| HN Mirror

Gap buffer is very good.

> You’re likely spending a huge amount of memory to store pointers between elements within the unshared chunks (8 or 16 extra bytes per element adds up in a hurry) so it may be worth investigating some “chunking” so that you only have to use pointers to link between chunks, which can be stored continuously.

Yeah, they're chunked or unrolled in practice. (Unrolled Linked List was one term I've seen. Chunking is also another term).

> Alternatively, consider whether the index representation used by suffix arrays will work for your use-case: https://en.wikipedia.org/wiki/Suffix_array

Haven't heard of these before. But I'll look into it.

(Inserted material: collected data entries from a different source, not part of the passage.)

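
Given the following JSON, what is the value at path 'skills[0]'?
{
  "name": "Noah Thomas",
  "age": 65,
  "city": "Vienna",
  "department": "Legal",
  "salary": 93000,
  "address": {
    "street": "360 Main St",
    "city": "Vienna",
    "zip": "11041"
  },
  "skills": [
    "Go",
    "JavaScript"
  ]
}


Query: skills[0]
Path: skills -> first element
Value: Go

Go


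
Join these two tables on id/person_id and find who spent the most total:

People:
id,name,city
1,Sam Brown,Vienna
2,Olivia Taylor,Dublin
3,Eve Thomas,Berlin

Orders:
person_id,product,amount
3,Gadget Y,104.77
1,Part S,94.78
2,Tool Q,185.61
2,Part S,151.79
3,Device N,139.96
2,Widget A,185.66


Join on: people.id = orders.person_id

Joined rows:
  Eve Thomas (Berlin) bought Gadget Y for $104.77
  Sam Brown (Vienna) bought Part S for $94.78
  Olivia Taylor (Dublin) bought Tool Q for $185.61
  Olivia Taylor (Dublin) bought Part S for $151.79
  Eve Thomas (Berlin) bought Device N for $139.96
  Olivia Taylor (Dublin) bought Widget A for $185.66

Total per person:
  Olivia Taylor: $523.06
  Eve Thomas: $244.73
  Sam Brown: $94.78

Top spender: Olivia Taylor ($523.06)

Olivia Taylor ($523.06)


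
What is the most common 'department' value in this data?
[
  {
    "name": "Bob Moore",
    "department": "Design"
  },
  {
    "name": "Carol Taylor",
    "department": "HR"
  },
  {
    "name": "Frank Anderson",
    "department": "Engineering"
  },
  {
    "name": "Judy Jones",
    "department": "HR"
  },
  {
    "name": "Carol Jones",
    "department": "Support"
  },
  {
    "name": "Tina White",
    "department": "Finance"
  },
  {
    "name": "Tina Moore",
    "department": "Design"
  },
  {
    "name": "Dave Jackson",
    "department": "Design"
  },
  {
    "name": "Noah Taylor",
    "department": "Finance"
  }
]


Counting 'department' values across 9 records:

  Design: 3 ###
  HR: 2 ##
  Finance: 2 ##
  Engineering: 1 #
  Support: 1 #

Most common: Design (3 times)

Design (3 times)


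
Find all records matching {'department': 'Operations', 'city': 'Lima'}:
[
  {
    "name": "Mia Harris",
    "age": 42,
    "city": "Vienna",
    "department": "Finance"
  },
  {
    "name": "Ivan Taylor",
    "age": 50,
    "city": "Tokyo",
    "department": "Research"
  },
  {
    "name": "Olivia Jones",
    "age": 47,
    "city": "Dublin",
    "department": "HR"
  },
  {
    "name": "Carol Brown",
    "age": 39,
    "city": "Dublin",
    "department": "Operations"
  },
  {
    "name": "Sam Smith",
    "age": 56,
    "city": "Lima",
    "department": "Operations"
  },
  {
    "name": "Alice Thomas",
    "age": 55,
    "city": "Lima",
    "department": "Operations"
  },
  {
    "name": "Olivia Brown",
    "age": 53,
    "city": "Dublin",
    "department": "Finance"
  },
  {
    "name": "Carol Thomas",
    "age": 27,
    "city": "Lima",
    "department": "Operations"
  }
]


Search criteria: {'department': 'Operations', 'city': 'Lima'}

Checking 8 records:
  Mia Harris: {department: Finance, city: Vienna}
  Ivan Taylor: {department: Research, city: Tokyo}
  Olivia Jones: {department: HR, city: Dublin}
  Carol Brown: {department: Operations, city: Dublin}
  Sam Smith: {department: Operations, city: Lima} <-- MATCH
  Alice Thomas: {department: Operations, city: Lima} <-- MATCH
  Olivia Brown: {department: Finance, city: Dublin}
  Carol Thomas: {department: Operations, city: Lima} <-- MATCH

Matches: ["Sam Smith", "Alice Thomas", "Carol Thomas"]

["Sam Smith", "Alice Thomas", "Carol Thomas"]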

EDIT: Its... kind of a complicated situation I'm in. I'm basically searching a game tree, and building a "linked list" for how the children relate to their parent. I need "breadcrumbs" to relate any position back to the root.

Not necessarily because I need the root, but because the root contains information that's relevant to all of its children. So a linked list of (Grandchild -> child -> root) is very natural for this application. I originally had an array and just copied the data to an array (for "more locality") to all the children. But this uses way more space.

And the depth of this tree is ~12+, exponentially increasing width as usual. You really don't want to copy the root's data to all of the children unnecessarily: even on a GPU, its far better to just pass a pointer and connect the children-to-parent relationships, and traverse the linked list.

Hooking "child.parent = parent" is very easy. And traversing the while(node != root) node = node.parent; loop is also easy as cake. There's only ~12 of these linked-list operations in practice (because the depth of the search tree only goes to ~12 deep or so), across literally billions of possibilities. The billions of possibilities lead to the ability to process the tree in parallel (billions of possibilities to search with "only" 16384 hardware threads suddenly makes the GPU seem small!)

Despite the linked-list in the algorithm, its clear to me that the GPU is the ideal architecture for processing all of these nodes in parallel.